Quindi l'ex radicale pacifista Gentiloni non solo riafferma l'impegno militare italiano in Iraq contro lo Stato islamico, i cui stanziamenti sono stati fra l'altro recentemente aumentati col decreto sul rifinanziamento delle missioni militari e sulle misure antiterrorismo, ma ribadisce anche l'ostinata volontà del governo Renzi di intervenire militarmente in Libia; in quella regione che, sulle orme di Giolitti e Mussolini, considera geograficamente, storicamente, economicamente e culturalmente il “nostro cortile di casa”. Anzi, allargando il raggio d'azione interventista al Corno d'Africa (altra direttrice storica dell'imperialismo italiano), e perfino ad ex colonie non italiane come la Nigeria, dove sono in gioco lo stesso i suoi interessi economici, nella fattispecie petroliferi.
Ovviamente questa politica interventista “a tutto campo”, a cui il Berlusconi democristiano Renzi sta dando un impulso frenetico, con i suoi viaggi di Stato in Egitto, Tunisia ed Emirati arabi, con il blocco navale ordinato davanti alle coste libiche, con le sue insistenti dichiarazioni interventiste alternate con quelle di Gentiloni e della ministra della Difesa Pinotti, necessita della foglia di fico dei motivi “umanitari” per aggirare l'articolo 11 della Costituzione: e chi meglio del papa può fornirglieli, motivando l'intervento dei governi occidentali, “anche con l'uso della forza”, con la necessità di difendere i “cristiani perseguitati” nei paesi islamici?
Motivazioni che ricordano in maniera inquietante quelle addotte nel Medioevo per giustificare le crociate, e che prescindono del tutto dall'analizzare le cause che hanno portato all'attuale disastrosa situazione in Medio Oriente e nel Nord Africa, che risiedono nelle criminali guerre scatenate da Israele e dagli imperialisti Usa, con la partecipazione o la complicità dei governi europei, e le cui conseguenze oggi ricadono fatalmente anche sulle popolazioni di religione cristiana. Religione che nel passato era ampiamente tollerata nei paesi islamici, ma che oggi è identificata con la religione dei paesi occidentali invasori.
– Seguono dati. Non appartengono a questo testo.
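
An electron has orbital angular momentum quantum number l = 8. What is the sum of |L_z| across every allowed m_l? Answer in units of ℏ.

Σ|L_z| = 72 ℏ

The allowed m_l values are -8, -7, -6, -5, -4, -3, -2, -1, 0, 1, 2, 3, 4, 5, 6, 7, 8.
Σ|m_l| = l(l+1) = 72.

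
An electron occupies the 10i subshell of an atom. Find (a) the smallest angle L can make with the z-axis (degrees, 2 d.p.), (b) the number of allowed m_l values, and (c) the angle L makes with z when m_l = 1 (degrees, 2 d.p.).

θ_min ≈ 22.21°; 13 values; θ(m_l=1) ≈ 81.12°

The 10i subshell has l = 6.
cos θ_min = 6/√42, so θ_min ≈ 22.21°.
There are 2l+1 = 13 values of m_l.
For m_l = 1: cos θ = 1/√42, θ ≈ 81.12°.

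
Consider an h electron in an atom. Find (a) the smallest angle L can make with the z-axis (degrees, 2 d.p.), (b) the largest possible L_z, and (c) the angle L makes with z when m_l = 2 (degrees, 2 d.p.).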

Perciò, solo ritirando tutte le truppe imperialiste da quei paesi sarà possibile spezzare questa spirale di odio e creare le condizioni per una pacifica convivenza di tutti i suoi abitanti di ogni appartenenza etnica e religiosa. Così come solo ritirando il nostro Paese da tutte le missioni di guerra in cui è impegnato e praticando una rigorosa politica di non ingerenza sarà possibile evitare che il nostro territorio e il nostro popolo possano essere colpiti dalle rappresaglie dei combattenti antimperialisti islamici.